Just bought a 2004 GTO with 41,000 miles on it, it already has catback and k&n air filter, what would be the best mods to get me in the 12's


----------



## LOWET (Oct 21, 2007)

2004silvergoat said:


> Just bought a 2004 GTO with 41,000 miles on it, it already has catback and k&n air filter, what would be the best mods to get me in the 12's



Seeing that you already have a Cat Back and CAI you should be around 
13.4 to 13.7 in current shape. Top of your list should be a good Dyno Tune,
ad headers and you might be in the 12's. Ad a cam to that and you will be golden, Or you can leave it as is and add a shot of nitrous


----------



## 2004silvergoat (Feb 16, 2009)

Really trying to stay away from force induction, unless sometime down the road i could get a supercharger, wondering where heads and a cam would get me


----------



## GM4life (Mar 18, 2007)

A tune, DR tires and good driving could possably get you into the high twelves. It depends how low into the twelves you want to go. From there you can add on, gears, cam, headers, suspension, have your heads worked or new heads.

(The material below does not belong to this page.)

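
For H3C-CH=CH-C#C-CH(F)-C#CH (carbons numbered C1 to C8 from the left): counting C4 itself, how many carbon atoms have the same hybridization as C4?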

The more you spend the faster you will go, but you have to do it smart.


----------



## svede1212 (Nov 1, 2005)

i hate to say it but the money spent on a catback and intake weren't the best for going fast as they add very little. you didn't say if you were a A4 or M6. it also depends a lot on altitude of the track and the DA that day. my M6 stock got a 13.385 on a good day at 900'. with '04s the A4s were a little slower until you got into more heavy modding. if you have a good DA and track, headers, DRs and a tune you should get into high 12s


----------



## 2004silvergoat (Feb 16, 2009)

the catback and cai came with the car, i didn't buy them afterwards, it's an a4, had to get one so the old lady could drive it also


----------



## jradke123 (Apr 18, 2008)

2004silvergoat said:


> the catback and cai came with the car, i didn't buy them afterwards, it's an a4, had to get one so the old lady could drive it also


hey man i have a 2004 a4 gto to with all the major mods really i have videos on youtube if you want to check them out just pm me


----------



## 2004silvergoat (Feb 16, 2009)

jradke123, what times are you running with your set up? how much did it cost for all those parts?


----------



## jradke123 (Apr 18, 2008)

2004silvergoat said:


> jradke123, what times are you running with your set up? how much did it cost for all those parts?


i have no idea what im running but once the track around here opens i will be up there (atco) but ive beatin high 11's cars before and all together it was about 6-7k


----------